Andrew Korybko
Récemment, Trump a réaffirmé son intention d'annexer le Groenland, sous prétexte que cela empêcherait la Chine ou la Russie d'envahir le territoire autonome du Danemark, membre de l'OTAN. Nombreux sont ceux qui pensent que sa principale motivation est cependant de contrôler ce qui est considéré comme la deuxième plus grande réserve mondiale de minéraux critiques. Le Daily Mail a ensuite rapporté que ce sont en réalité les États-Unis eux-mêmes, et non la Chine ou la Russie, qui envisagent d'envahir la plus grande île du monde, le Danemark ne les considérant pas comme une menace.
Dans ce contexte, Bloomberg a rapporté que « le Royaume-Uni et l'Allemagne discutent de la présence des forces de l'OTAN au Groenland pour apaiser les tensions avec les États-Unis », apparemment dans le but de dissuader ces derniers, même s'il est extrêmement improbable qu'ils s'engagent dans un conflit pour le Groenland, tout comme il avait été précédemment estimé que la France ne le ferait pas non plus. Le Groenland est, en pratique, à la portée de Trump s'il le souhaite vraiment, car ni l'OTAN ni les populations locales ne peuvent l'en empêcher. Ces dernières n'ont d'ailleurs aucun moyen réaliste de bloquer l'extraction de ressources ou la construction de nouvelles bases militaires.
C'est là que résident les objectifs que les États-Unis poursuivraient : des installations supplémentaires, venant compléter la base spatiale Pituffik, renforceraient leur système de défense antimissile « Dôme d'or » et leur permettraient d'obtenir un avantage stratégique sur la Russie ; l'extraction de minéraux critiques réduirait par ailleurs leur dépendance aux chaînes d'approvisionnement chinoises, vulnérables. De plus, l'annexion du Groenland contribuerait à la construction de la « Forteresse Amérique », conformément à la « Doctrine Trump » inscrite dans la Stratégie de sécurité nationale, visant à restaurer l'hégémonie américaine sur l'hémisphère. La réalisation de cet objectif stratégique majeur permettrait à terme de financer l'augmentation de 50 % du budget de la défense proposée par Trump, pour le porter à 1 500 milliards de dollars l'année prochaine (et au-delà), permettant ainsi aux États-Unis de contenir plus efficacement la Chine et d'assurer leur survie, voire leur prospérité, dans l'éventualité (pour l'instant lointaine) d'une expulsion ou d'un retrait de l'hémisphère oriental. Le Groenland est le joyau de la couronne de la « Forteresse Amérique » pour les raisons susmentionnées ; son annexion est donc impérative pour les États-Unis.

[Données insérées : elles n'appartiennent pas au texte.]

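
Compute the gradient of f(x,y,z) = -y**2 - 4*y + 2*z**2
(0, -2*y - 4, 4*z)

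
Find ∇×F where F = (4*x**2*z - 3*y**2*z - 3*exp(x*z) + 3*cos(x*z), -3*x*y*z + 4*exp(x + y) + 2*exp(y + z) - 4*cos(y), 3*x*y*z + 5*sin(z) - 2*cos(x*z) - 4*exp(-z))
(3*x*y + 3*x*z - 2*exp(y + z), 4*x**2 - 3*x*exp(x*z) - 3*x*sin(x*z) - 3*y**2 - 3*y*z - 2*z*sin(x*z), 3*y*z + 4*exp(x + y))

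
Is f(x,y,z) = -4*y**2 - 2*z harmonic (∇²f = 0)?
No, ∇²f = -8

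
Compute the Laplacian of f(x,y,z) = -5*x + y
0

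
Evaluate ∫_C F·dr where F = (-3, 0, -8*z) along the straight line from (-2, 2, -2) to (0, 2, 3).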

Cela dit, il est également possible que certains conseillers de Trump le dissuadent de poursuivre ce projet, car cela risquerait de compromettre irrémédiablement les relations avec l'UE et l'OTAN. Les États-Unis espèrent tirer d'énormes profits de la première suite à l'accord commercial déséquilibré de l'été dernier, et de la seconde, avec laquelle ils envisagent de mener la lutte contre la Russie en Europe après la fin du conflit ukrainien. Bien que les États-Unis soient susceptibles de remporter une guerre commerciale contre l'UE, un conflit prolongé pourrait entraîner une baisse des profits et offrir davantage d'opportunités à la Chine. Quant à l'OTAN, sans un engagement ferme de sa part à contenir la Russie après la fin du conflit ukrainien, les États-Unis pourraient hésiter à redéployer une grande partie de leurs forces d'Europe vers l'Asie-Pacifique pour contenir plus fermement la Chine, sapant ainsi l'un des principes de la « doctrine Trump ». Néanmoins, compte tenu de l'importance du marché américain pour l'UE et de la crainte maladive que la plupart des membres de l'OTAN nourrissent envers la Russie, les dommages que l'annexion potentielle du Groenland par les États-Unis pourrait causer à leurs relations devraient être rapidement réparés.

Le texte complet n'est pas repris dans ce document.